My trunk space is swallowed up by a stroller, my cupholders are filled with baby bottles, I drive hugging the steering wheel because the rear-facing infant carseat prevents me from moving my seat back, and I have 2 diapers in my purse but can't find the lipstick I know I had in there last week.

None of that matters, of course. All that matters is this:





It is all worth it. Absolutely 100% worth it.

But damn, the transition can be brutal.
This week I will celebrate my birthday in sweat pants, with a mysterious yellow smear on my t-shirt and a bottle of milk in my hand. Happy birthday to me. Please send cake - I don't have the energy to bake one.


Tuesday, February 4, 2014

Losing a parent to drugs - sometimes forever, sometimes just for now

When I read that Philip Seymour Hoffman had died, the only thing I could think of was: "Those poor babies."

I didn't think about his partner, or his parents, or the two friends who found him dead on the floor and will probably never fully process what they saw. I didn't mourn what could have been, and how his incredible talent will be missed. I didn't care about the details: the breathless timeline of his last hours, the needle found in his arm, the packets of heroin and used syringes scattered in the apartment. None of that mattered to me.

All I could think about were his three kids - Cooper, Tallulah and Willa - young kids, very young, but old enough to remember their mother's face as she answered the phone and heard the voice on the other end. Old enough to remember being rushed off the playground, where they were waiting for their father to come get them, and driven to his apartment building. Old enough to remember their mother's grief, the police cars, the faces and voices - strange and familiar, the crying and the crowd growing, gathering in the minutes following the arrival of the first responders.

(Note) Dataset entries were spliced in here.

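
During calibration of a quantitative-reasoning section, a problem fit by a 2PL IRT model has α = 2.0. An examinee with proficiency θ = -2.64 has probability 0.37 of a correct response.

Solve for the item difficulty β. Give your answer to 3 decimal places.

P(θ) = 1 / (1 + exp(−α(θ − β)))
logit(0.37) = ln(0.37/0.63) = -0.5322
β = θ − logit/(α) = -2.64 − (-0.5322)/2.0000 = -2.3739

-2.374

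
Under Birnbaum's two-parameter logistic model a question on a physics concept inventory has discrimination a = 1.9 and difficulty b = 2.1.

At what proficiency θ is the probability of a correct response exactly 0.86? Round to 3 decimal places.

P(θ) = 1 / (1 + exp(−a(θ − b)))
logit = ln(0.8600/0.1400) = 1.8153
θ = b + logit/(a) = 2.1 + 1.8153/1.9000 = 3.0554

3.055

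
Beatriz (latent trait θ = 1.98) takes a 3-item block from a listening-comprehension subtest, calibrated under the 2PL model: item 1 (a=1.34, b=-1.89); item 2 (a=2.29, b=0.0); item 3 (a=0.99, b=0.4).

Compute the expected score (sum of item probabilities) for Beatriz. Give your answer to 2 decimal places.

2.81

P(θ) = 1 / (1 + exp(−a(θ − b)))
P_1 = 1/(1+e^{-5.1858}) = 0.9944
P_2 = 1/(1+e^{-4.5342}) = 0.9894
P_3 = 1/(1+e^{-1.5642}) = 0.8270
E[score] = 0.9944 + 0.9894 + 0.8270 = 2.8108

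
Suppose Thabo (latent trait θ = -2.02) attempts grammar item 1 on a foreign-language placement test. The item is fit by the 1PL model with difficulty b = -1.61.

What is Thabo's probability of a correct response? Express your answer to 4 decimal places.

P(θ) = 1 / (1 + exp(−(θ − b)))
Exponent: (-2.02 − (-1.61)) = -0.4100
1/(1 + e^{0.4100}) = 0.3989
P = 0.3989

0.3989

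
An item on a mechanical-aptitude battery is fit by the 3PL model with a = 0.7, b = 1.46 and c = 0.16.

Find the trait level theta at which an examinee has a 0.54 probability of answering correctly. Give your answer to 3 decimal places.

1.187

P(theta) = c + (1 − c) · 1 / (1 + exp(−a(theta − b)))
Remove guessing floor: (0.54 − 0.16)/(1 − 0.16) = 0.4524
logit = ln(0.4524/0.5476) = -0.1911
theta = b + logit/(a) = 1.46 + (-0.1911)/0.7000 = 1.1871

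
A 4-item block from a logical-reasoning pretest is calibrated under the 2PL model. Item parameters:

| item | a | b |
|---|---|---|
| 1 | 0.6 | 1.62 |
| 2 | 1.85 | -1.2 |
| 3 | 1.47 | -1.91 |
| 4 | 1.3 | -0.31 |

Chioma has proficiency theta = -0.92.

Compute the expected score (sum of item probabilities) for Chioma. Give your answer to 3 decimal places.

P(theta) = 1 / (1 + exp(−a(theta − b)))
P_1 = 1/(1+e^{1.5240}) = 0.1789
P_2 = 1/(1+e^{-0.5180}) = 0.6267
P_3 = 1/(1+e^{-1.4553}) = 0.8108
P_4 = 1/(1+e^{0.7930}) = 0.3115
E[score] = 0.1789 + 0.6267 + 0.8108 + 0.3115 = 1.9279

1.928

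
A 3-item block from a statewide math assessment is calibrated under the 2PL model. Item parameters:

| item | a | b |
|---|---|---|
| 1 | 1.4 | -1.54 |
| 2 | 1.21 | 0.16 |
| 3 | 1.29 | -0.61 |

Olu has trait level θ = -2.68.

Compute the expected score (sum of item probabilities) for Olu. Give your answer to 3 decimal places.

0.264

P(θ) = 1 / (1 + exp(−a(θ − b)))
P_1 = 1/(1+e^{1.5960}) = 0.1685
P_2 = 1/(1+e^{3.4364}) = 0.0312
P_3 = 1/(1+e^{2.6703}) = 0.0647
E[score] = 0.1685 + 0.0312 + 0.0647 = 0.2645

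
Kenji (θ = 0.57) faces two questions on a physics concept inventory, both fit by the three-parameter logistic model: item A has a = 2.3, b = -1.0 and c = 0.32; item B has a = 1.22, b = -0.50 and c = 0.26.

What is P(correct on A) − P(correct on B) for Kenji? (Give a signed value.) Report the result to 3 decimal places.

0.140

P(θ) = c + (1 − c) · 1 / (1 + exp(−a(θ − b)))
P_A = 0.9821
P_B = 0.8422
P_A − P_B = 0.1399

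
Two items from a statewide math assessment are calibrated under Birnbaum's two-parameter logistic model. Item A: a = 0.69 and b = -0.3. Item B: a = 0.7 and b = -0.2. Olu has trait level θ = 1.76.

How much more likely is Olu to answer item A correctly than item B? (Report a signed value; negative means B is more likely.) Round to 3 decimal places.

0.008

P(θ) = 1 / (1 + exp(−a(θ − b)))
P_A = 0.8056
P_B = 0.7977
P_A − P_B = 0.0079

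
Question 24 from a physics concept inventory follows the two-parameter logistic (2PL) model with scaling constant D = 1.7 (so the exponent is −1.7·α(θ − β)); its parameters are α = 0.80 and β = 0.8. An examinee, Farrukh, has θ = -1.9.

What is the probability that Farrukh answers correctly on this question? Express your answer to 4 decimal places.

P(θ) = 1 / (1 + exp(−D·α(θ − β)))
Exponent: 1.7 × 0.80 × (-1.9 − 0.8) = -3.6720
1/(1 + e^{3.6720}) = 0.0248
P = 0.0248

0.0248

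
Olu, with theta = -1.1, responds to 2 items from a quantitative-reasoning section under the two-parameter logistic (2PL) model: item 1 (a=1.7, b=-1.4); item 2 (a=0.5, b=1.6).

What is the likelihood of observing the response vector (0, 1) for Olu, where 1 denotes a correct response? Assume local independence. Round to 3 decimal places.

P(theta) = 1 / (1 + exp(−a(theta − b)))
P_1 = 1/(1+e^{-0.5100}) = 0.6248
P_2 = 1/(1+e^{1.3500}) = 0.2059
L = (1−P_1) × P_2 = 0.3752 × 0.2059 = 0.07724

0.077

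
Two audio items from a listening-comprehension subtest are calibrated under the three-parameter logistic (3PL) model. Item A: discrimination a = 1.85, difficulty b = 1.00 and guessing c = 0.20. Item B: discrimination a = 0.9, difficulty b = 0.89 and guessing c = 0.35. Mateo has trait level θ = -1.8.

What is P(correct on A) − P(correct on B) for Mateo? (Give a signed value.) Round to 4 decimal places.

-0.1986

P(θ) = c + (1 − c) · 1 / (1 + exp(−a(θ − b)))
P_A = 0.2045
P_B = 0.4030
P_A − P_B = -0.1986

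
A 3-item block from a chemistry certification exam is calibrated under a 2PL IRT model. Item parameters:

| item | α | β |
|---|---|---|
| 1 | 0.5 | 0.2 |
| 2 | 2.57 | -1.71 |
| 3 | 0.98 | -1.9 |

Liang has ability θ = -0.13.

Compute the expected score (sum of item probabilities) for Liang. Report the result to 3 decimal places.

P(θ) = 1 / (1 + exp(−α(θ − β)))
P_1 = 1/(1+e^{0.1650}) = 0.4588
P_2 = 1/(1+e^{-4.0606}) = 0.9831
P_3 = 1/(1+e^{-1.7346}) = 0.8500
E[score] = 0.4588 + 0.9831 + 0.8500 = 2.2919

2.292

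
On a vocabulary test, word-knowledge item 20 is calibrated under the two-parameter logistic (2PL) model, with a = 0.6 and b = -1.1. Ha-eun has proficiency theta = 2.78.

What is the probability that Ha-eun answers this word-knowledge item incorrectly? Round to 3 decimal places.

P(theta) = 1 / (1 + exp(−a(theta − b)))
Exponent: 0.6 × (2.78 − (-1.1)) = 2.3280
1/(1 + e^{-2.3280}) = 0.9112
P(incorrect) = 1 − 0.9112 = 0.0888

0.089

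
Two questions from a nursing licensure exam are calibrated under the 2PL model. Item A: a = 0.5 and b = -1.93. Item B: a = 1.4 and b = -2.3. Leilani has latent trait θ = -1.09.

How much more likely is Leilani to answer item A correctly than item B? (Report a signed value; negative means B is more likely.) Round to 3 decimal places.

P(θ) = 1 / (1 + exp(−a(θ − b)))
P_A = 0.6035
P_B = 0.8447
P_A − P_B = -0.2413

-0.241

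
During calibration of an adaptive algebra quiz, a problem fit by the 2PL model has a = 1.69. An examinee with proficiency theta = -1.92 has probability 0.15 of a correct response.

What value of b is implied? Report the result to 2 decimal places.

-0.89

P(theta) = 1 / (1 + exp(−a(theta − b)))
logit(0.15) = ln(0.15/0.85) = -1.7346
b = theta − logit/(a) = -1.92 − (-1.7346)/1.6900 = -0.8936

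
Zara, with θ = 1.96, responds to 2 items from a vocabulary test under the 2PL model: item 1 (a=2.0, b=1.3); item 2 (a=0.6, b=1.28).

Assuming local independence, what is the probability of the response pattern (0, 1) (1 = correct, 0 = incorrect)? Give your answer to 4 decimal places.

P(θ) = 1 / (1 + exp(−a(θ − b)))
P_1 = 1/(1+e^{-1.3200}) = 0.7892
P_2 = 1/(1+e^{-0.4080}) = 0.6006
L = (1−P_1) × P_2 = 0.2108 × 0.6006 = 0.12662

0.1266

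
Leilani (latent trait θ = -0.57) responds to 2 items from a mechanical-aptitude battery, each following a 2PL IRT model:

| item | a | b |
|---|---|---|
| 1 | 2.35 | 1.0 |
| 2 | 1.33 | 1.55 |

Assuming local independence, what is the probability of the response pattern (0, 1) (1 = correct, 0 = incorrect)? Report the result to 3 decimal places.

P(θ) = 1 / (1 + exp(−a(θ − b)))
P_1 = 1/(1+e^{3.6895}) = 0.0244
P_2 = 1/(1+e^{2.8196}) = 0.0563
L = (1−P_1) × P_2 = 0.9756 × 0.0563 = 0.05490

0.055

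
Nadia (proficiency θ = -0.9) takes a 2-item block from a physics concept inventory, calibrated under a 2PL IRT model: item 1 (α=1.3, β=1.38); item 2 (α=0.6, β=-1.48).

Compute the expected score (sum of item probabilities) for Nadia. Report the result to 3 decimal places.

0.635

P(θ) = 1 / (1 + exp(−α(θ − β)))
P_1 = 1/(1+e^{2.9640}) = 0.0491
P_2 = 1/(1+e^{-0.3480}) = 0.5861
E[score] = 0.0491 + 0.5861 = 0.6352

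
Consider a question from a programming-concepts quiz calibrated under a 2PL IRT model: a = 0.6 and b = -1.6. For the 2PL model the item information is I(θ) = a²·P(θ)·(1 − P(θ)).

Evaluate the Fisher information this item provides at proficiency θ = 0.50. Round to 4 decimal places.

0.0620

P = 1/(1+e^{-1.2600}) = 0.7790
P(1−P) = 0.7790 × 0.2210 = 0.1721
I = a² × P(1−P) = 0.6² × 0.1721 = 0.06197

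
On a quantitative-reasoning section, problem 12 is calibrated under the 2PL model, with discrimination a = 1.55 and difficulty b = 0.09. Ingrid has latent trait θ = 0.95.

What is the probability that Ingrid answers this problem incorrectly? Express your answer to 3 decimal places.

0.209

P(θ) = 1 / (1 + exp(−a(θ − b)))
Exponent: 1.55 × (0.95 − 0.09) = 1.3330
1/(1 + e^{-1.3330}) = 0.7913
P(incorrect) = 1 − 0.7913 = 0.2087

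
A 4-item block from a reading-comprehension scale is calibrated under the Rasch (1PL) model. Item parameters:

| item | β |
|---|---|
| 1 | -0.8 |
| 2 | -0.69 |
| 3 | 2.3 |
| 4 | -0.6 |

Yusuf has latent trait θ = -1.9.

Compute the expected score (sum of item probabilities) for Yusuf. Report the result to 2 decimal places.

0.71

P(θ) = 1 / (1 + exp(−(θ − β)))
P_1 = 1/(1+e^{1.1000}) = 0.2497
P_2 = 1/(1+e^{1.2100}) = 0.2297
P_3 = 1/(1+e^{4.2000}) = 0.0148
P_4 = 1/(1+e^{1.3000}) = 0.2142
E[score] = 0.2497 + 0.2297 + 0.0148 + 0.2142 = 0.7084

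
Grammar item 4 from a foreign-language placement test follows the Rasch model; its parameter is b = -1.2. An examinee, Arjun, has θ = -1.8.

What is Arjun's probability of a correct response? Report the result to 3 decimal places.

P(θ) = 1 / (1 + exp(−(θ − b)))
Exponent: (-1.8 − (-1.2)) = -0.6000
1/(1 + e^{0.6000}) = 0.3543
P = 0.3543

0.354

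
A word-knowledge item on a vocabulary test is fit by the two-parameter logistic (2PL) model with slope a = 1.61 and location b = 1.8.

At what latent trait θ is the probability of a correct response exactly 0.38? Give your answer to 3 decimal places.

P(θ) = 1 / (1 + exp(−a(θ − b)))
logit = ln(0.3800/0.6200) = -0.4895
θ = b + logit/(a) = 1.8 + (-0.4895)/1.6100 = 1.4959

1.496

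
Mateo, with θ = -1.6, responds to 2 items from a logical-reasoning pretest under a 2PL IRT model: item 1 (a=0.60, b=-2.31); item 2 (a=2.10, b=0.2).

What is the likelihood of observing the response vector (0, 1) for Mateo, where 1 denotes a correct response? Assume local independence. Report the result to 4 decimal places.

0.0088

P(θ) = 1 / (1 + exp(−a(θ − b)))
P_1 = 1/(1+e^{-0.4260}) = 0.6049
P_2 = 1/(1+e^{3.7800}) = 0.0223
L = (1−P_1) × P_2 = 0.3951 × 0.0223 = 0.00882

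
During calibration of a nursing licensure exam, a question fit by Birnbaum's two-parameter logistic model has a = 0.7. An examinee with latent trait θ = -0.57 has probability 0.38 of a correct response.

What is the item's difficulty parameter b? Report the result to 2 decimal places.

0.13

P(θ) = 1 / (1 + exp(−a(θ − b)))
logit(0.38) = ln(0.38/0.62) = -0.4895
b = θ − logit/(a) = -0.57 − (-0.4895)/0.7000 = 0.1294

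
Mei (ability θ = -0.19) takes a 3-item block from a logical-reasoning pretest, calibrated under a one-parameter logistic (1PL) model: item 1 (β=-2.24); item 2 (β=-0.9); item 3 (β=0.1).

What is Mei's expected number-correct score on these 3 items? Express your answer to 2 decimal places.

P(θ) = 1 / (1 + exp(−(θ − β)))
P_1 = 1/(1+e^{-2.0500}) = 0.8859
P_2 = 1/(1+e^{-0.7100}) = 0.6704
P_3 = 1/(1+e^{0.2900}) = 0.4280
E[score] = 0.8859 + 0.6704 + 0.4280 = 1.9844

1.98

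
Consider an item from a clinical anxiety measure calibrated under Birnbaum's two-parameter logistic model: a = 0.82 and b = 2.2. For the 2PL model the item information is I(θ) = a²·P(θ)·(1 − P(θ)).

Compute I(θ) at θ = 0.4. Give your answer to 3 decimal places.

0.102

P = 1/(1+e^{1.4760}) = 0.1860
P(1−P) = 0.1860 × 0.8140 = 0.1514
I = a² × P(1−P) = 0.82² × 0.1514 = 0.10182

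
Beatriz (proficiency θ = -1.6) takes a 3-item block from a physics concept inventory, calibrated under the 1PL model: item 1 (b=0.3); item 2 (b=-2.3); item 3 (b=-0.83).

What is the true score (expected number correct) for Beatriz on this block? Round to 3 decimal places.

P(θ) = 1 / (1 + exp(−(θ − b)))
P_1 = 1/(1+e^{1.9000}) = 0.1301
P_2 = 1/(1+e^{-0.7000}) = 0.6682
P_3 = 1/(1+e^{0.7700}) = 0.3165
E[score] = 0.1301 + 0.6682 + 0.3165 = 1.1148

1.115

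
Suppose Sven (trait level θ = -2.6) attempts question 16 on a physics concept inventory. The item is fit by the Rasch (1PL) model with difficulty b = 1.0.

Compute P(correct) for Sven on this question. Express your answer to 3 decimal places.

0.027

P(θ) = 1 / (1 + exp(−(θ − b)))
Exponent: (-2.6 − 1.0) = -3.6000
1/(1 + e^{3.6000}) = 0.0266
P = 0.0266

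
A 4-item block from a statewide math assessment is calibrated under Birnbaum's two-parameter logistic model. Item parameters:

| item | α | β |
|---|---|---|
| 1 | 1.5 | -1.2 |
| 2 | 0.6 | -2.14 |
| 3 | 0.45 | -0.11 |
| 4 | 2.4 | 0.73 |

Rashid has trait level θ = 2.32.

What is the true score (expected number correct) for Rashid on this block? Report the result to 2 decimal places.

P(θ) = 1 / (1 + exp(−α(θ − β)))
P_1 = 1/(1+e^{-5.2800}) = 0.9949
P_2 = 1/(1+e^{-2.6760}) = 0.9356
P_3 = 1/(1+e^{-1.0935}) = 0.7490
P_4 = 1/(1+e^{-3.8160}) = 0.9785
E[score] = 0.9949 + 0.9356 + 0.7490 + 0.9785 = 3.6580

3.66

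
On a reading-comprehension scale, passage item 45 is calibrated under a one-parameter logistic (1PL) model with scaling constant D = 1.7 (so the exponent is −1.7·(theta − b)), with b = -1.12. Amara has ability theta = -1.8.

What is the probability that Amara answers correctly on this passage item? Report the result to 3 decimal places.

P(theta) = 1 / (1 + exp(−D·(theta − b)))
Exponent: 1.7 × (-1.8 − (-1.12)) = -1.1560
1/(1 + e^{1.1560}) = 0.2394
P = 0.2394

0.239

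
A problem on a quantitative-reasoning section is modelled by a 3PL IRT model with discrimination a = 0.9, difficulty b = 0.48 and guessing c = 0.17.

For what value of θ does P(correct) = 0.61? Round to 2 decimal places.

0.61

P(θ) = c + (1 − c) · 1 / (1 + exp(−a(θ − b)))
Remove guessing floor: (0.61 − 0.17)/(1 − 0.17) = 0.5301
logit = ln(0.5301/0.4699) = 0.1206
θ = b + logit/(a) = 0.48 + 0.1206/0.9000 = 0.6140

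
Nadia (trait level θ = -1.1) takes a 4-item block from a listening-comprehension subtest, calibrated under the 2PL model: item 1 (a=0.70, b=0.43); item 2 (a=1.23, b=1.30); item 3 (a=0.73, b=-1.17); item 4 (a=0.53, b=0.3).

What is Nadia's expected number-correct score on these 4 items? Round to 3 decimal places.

P(θ) = 1 / (1 + exp(−a(θ − b)))
P_1 = 1/(1+e^{1.0710}) = 0.2552
P_2 = 1/(1+e^{2.9520}) = 0.0496
P_3 = 1/(1+e^{-0.0511}) = 0.5128
P_4 = 1/(1+e^{0.7420}) = 0.3226
E[score] = 0.2552 + 0.0496 + 0.5128 + 0.3226 = 1.1402

1.140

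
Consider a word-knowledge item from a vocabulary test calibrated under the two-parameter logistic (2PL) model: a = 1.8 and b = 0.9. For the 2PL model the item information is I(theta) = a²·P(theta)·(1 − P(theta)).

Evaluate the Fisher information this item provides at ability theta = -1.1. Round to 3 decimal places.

P = 1/(1+e^{3.6000}) = 0.0266
P(1−P) = 0.0266 × 0.9734 = 0.0259
I = a² × P(1−P) = 1.8² × 0.0259 = 0.08388

0.084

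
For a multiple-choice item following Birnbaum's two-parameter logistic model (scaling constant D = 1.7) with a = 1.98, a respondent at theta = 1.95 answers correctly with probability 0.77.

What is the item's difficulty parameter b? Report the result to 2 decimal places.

1.59

P(theta) = 1 / (1 + exp(−D·a(theta − b)))
logit(0.77) = ln(0.77/0.23) = 1.2083
b = theta − logit/(1.7·a) = 1.95 − 1.2083/3.3660 = 1.5910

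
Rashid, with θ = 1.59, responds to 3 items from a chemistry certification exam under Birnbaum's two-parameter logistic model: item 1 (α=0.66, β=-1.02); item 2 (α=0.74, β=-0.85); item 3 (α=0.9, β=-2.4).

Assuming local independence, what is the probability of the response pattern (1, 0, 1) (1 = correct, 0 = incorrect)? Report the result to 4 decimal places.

0.1166

P(θ) = 1 / (1 + exp(−α(θ − β)))
P_1 = 1/(1+e^{-1.7226}) = 0.8485
P_2 = 1/(1+e^{-1.8056}) = 0.8588
P_3 = 1/(1+e^{-3.5910}) = 0.9732
L = P_1 × (1−P_2) × P_3 = 0.8485 × 0.1412 × 0.9732 = 0.11656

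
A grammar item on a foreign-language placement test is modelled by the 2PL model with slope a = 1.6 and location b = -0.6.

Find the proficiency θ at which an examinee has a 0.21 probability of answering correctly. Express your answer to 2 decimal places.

-1.43

P(θ) = 1 / (1 + exp(−a(θ − b)))
logit = ln(0.2100/0.7900) = -1.3249
θ = b + logit/(a) = -0.6 + (-1.3249)/1.6000 = -1.4281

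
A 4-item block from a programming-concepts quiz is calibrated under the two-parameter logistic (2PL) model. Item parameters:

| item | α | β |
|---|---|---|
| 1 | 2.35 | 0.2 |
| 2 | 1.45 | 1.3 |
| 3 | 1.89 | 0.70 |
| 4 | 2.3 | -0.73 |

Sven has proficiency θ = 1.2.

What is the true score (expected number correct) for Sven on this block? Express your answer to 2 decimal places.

3.09

P(θ) = 1 / (1 + exp(−α(θ − β)))
P_1 = 1/(1+e^{-2.3500}) = 0.9129
P_2 = 1/(1+e^{0.1450}) = 0.4638
P_3 = 1/(1+e^{-0.9450}) = 0.7201
P_4 = 1/(1+e^{-4.4390}) = 0.9883
E[score] = 0.9129 + 0.4638 + 0.7201 + 0.9883 = 3.0852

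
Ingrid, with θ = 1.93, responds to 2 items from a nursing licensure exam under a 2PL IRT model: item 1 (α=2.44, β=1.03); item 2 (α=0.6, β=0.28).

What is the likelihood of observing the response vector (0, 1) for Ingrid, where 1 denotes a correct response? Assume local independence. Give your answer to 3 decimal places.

0.073

P(θ) = 1 / (1 + exp(−α(θ − β)))
P_1 = 1/(1+e^{-2.1960}) = 0.8999
P_2 = 1/(1+e^{-0.9900}) = 0.7291
L = (1−P_1) × P_2 = 0.1001 × 0.7291 = 0.07299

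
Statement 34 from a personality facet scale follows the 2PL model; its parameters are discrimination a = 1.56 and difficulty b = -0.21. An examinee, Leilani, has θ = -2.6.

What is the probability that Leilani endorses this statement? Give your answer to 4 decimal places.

P(θ) = 1 / (1 + exp(−a(θ − b)))
Exponent: 1.56 × (-2.6 − (-0.21)) = -3.7284
1/(1 + e^{3.7284}) = 0.0235

0.0235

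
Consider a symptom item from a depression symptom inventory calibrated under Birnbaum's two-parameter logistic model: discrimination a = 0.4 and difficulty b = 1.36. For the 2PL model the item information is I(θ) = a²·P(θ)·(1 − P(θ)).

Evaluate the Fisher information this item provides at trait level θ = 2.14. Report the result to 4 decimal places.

0.0390

P = 1/(1+e^{-0.3120}) = 0.5774
P(1−P) = 0.5774 × 0.4226 = 0.2440
I = a² × P(1−P) = 0.4² × 0.2440 = 0.03904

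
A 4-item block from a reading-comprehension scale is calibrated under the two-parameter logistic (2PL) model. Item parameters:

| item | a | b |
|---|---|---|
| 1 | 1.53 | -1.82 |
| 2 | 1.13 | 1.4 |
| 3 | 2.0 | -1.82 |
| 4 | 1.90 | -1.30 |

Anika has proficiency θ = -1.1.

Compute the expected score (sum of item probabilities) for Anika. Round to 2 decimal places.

P(θ) = 1 / (1 + exp(−a(θ − b)))
P_1 = 1/(1+e^{-1.1016}) = 0.7506
P_2 = 1/(1+e^{2.8250}) = 0.0560
P_3 = 1/(1+e^{-1.4400}) = 0.8085
P_4 = 1/(1+e^{-0.3800}) = 0.5939
E[score] = 0.7506 + 0.0560 + 0.8085 + 0.5939 = 2.2089

2.21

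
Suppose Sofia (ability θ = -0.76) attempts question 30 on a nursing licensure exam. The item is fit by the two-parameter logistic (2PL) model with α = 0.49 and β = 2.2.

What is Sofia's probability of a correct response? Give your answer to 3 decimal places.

0.190

P(θ) = 1 / (1 + exp(−α(θ − β)))
Exponent: 0.49 × (-0.76 − 2.2) = -1.4504
1/(1 + e^{1.4504}) = 0.1899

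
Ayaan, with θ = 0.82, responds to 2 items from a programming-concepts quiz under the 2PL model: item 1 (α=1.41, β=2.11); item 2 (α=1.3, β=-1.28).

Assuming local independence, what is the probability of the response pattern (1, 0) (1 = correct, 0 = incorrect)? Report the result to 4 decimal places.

0.0085

P(θ) = 1 / (1 + exp(−α(θ − β)))
P_1 = 1/(1+e^{1.8189}) = 0.1396
P_2 = 1/(1+e^{-2.7300}) = 0.9388
L = P_1 × (1−P_2) = 0.1396 × 0.0612 = 0.00855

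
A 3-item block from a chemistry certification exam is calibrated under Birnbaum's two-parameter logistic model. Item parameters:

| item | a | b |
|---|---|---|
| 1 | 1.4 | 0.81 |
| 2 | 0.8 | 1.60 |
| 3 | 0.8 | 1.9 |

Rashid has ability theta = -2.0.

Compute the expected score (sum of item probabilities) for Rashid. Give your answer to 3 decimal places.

0.115

P(theta) = 1 / (1 + exp(−a(theta − b)))
P_1 = 1/(1+e^{3.9340}) = 0.0192
P_2 = 1/(1+e^{2.8800}) = 0.0532
P_3 = 1/(1+e^{3.1200}) = 0.0423
E[score] = 0.0192 + 0.0532 + 0.0423 = 0.1146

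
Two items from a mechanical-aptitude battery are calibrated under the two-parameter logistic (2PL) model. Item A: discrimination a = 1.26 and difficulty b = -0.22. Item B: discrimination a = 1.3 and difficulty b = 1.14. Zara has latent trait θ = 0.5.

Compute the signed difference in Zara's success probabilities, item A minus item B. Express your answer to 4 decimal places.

0.4092

P(θ) = 1 / (1 + exp(−a(θ − b)))
P_A = 0.7124
P_B = 0.3032
P_A − P_B = 0.4092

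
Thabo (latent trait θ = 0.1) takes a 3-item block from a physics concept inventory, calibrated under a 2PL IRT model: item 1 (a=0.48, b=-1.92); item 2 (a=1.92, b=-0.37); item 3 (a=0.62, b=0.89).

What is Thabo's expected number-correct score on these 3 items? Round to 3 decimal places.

1.816

P(θ) = 1 / (1 + exp(−a(θ − b)))
P_1 = 1/(1+e^{-0.9696}) = 0.7250
P_2 = 1/(1+e^{-0.9024}) = 0.7114
P_3 = 1/(1+e^{0.4898}) = 0.3799
E[score] = 0.7250 + 0.7114 + 0.3799 = 1.8164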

Those three children lost a parent. A lifeline. A hero and a caregiver.
While other families watched the Super Bowl, they watched their life coming undone.

And when my phone rang on Monday morning. to tell me about a baby that came into this world just as Mr. Hoffman was leaving it, I paused.

It is never what you want to hear. You don't want a parent to lose custody of their newborn. You want to be able to go back in time - just like you do in the face of any tragedy - and change the course of events. You want these children - all of these children - to be spared the wrenching away of a parent because of drugs. And you want the parents to stop. Reconsider. Think a little longer and hang on a little tighter, turning towards the light and away from the dark vortex of addiction.

But it's not like that. You cannot explain away or rationalize the pregnant woman doing drugs in the early stages of labor. Or the dad getting his fix before meeting his kids at the playground. It's not rational. It defies explanation. And that is why there are so many children in this world who are missing a parent. Drugs break people, but more than that, they break families. They break hearts and spirits and lives.

As sad as it is that tonight I am holding another woman's child, a child who was given to me to be cared for indefinitely, I am reminded - constantly - that there is still a chance. That as long as this mother is alive there is a chance to break the cycle, before she breaks her daughter's heart.

Ella won't remember the time she spends with me - but I assure you her mother is feeling every second that passes before she can see her baby again. Tonight as I hold this little one in my arms, I am thinking of her mother. She is not lost. Not yet.